Moscoso did not reply to requests for comment Tuesday.

According to internal emails reviewed by the Times, Department of Health I.T. Director Craig Curry emailed Rebekah Jones just before 5 p.m. on May 5. He cited Dr. Carina Blackmore, Director for the Division of Disease Control and Health Protection.

“Per Dr. Blackmore, disable the ability to export the data to files from the dashboard immediately. We need to ensure that dates (date fields) in all objects match their counterpart on the PDF line list published,” Curry wrote.

The tables in the PDF documents did not include the column of data showing when symptoms were first reported, only the “Case Date” — the date the state recorded and confirmed the case.
“This is the wrong call,” Jones replied minutes later.

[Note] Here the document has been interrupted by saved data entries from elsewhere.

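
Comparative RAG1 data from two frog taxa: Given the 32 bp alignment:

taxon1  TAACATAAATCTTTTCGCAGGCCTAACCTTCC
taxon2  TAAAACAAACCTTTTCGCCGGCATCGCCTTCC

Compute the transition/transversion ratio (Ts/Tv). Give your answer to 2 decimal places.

Transitions are A↔G and C↔T; transversions are all other mismatches.
Transitions: 3. Transversions: 4.
R = 3/4 = 0.75.

0.75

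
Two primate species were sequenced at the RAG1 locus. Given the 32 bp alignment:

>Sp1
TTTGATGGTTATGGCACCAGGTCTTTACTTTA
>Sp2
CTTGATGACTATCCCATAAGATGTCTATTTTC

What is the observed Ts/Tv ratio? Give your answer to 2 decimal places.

Transitions are A↔G and C↔T; transversions are all other mismatches.
Transitions: 7. Transversions: 5.
R = 7/5 = 1.40.

1.40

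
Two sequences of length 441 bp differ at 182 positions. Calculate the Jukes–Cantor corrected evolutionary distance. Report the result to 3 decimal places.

0.599

p = 182/441 ≈ 0.412698.
d = −(3/4) ln(1 − 4p/3) = −0.75 ln(1 − 0.550264) = −0.75 ln(0.449736)
  = −0.75 × (-0.799095) = 0.599321 substitutions/site.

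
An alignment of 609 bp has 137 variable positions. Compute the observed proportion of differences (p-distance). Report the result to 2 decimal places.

0.22

p = 137/609 = 0.224958… ≈ 0.22 (to 2 d.p.).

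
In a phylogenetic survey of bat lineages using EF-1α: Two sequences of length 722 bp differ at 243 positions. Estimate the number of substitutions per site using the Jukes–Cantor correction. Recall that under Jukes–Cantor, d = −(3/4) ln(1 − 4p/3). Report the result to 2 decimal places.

p = 243/722 ≈ 0.336565.
d = −(3/4) ln(1 − 4p/3) = −0.75 ln(1 − 0.448753) = −0.75 ln(0.551247)
  = −0.75 × (-0.595572) = 0.446679 substitutions/site.

0.45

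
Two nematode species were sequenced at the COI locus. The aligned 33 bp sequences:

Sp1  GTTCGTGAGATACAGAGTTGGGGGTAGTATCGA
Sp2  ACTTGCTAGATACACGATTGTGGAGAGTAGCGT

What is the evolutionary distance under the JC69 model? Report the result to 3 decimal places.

0.559

The sequences differ at 13 of 33 sites, so p = 13/33 ≈ 0.393939.
d = −(3/4) ln(1 − 4p/3) = −0.75 ln(1 − 0.525252) = −0.75 ln(0.474748)
  = −0.75 × (-0.744971) = 0.558728 substitutions/site.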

A few minutes later, she emailed Curry again. “Case line data is down.”

Then, just after 6 p.m., the I.T. director emailed both Jones and Dr. Blackmore. “Re-enable for now please.”
Jones replied, “10-4.”

Neither Dr. Blackmore nor Curry replied to requests for comment.
According to the Syracuse University alumni magazine, Jones joined the Department of Health in 2018. She worked for emergency response teams after hurricanes Michael and Dorian before becoming GIS manager in November 2019. Jones graduated from Syracuse before earning a master’s degree in geography at Louisiana State University and then teaching and working towards a Ph.D. at Florida State University, according to a resume posted to Florida State’s website.

Jones, 30, built the dashboard “from scratch,” she told the magazine in March. Through early May, she had provided information and updates on the tool to researchers and journalists, including Times reporters.

“If you look at our data services, there’s a lot of publicly available data, because it’s critical information,” Jones in April told a blog by Esri, the company that creates software used by the department.

“We would much rather the public or the press have the data that we’ve triple checked than to scrape the web trying to count cases or have a research group or university create a model with data that we haven’t verified,” Jones said in the article. “The efforts in the academic community to do serious data modeling are crucial right now.”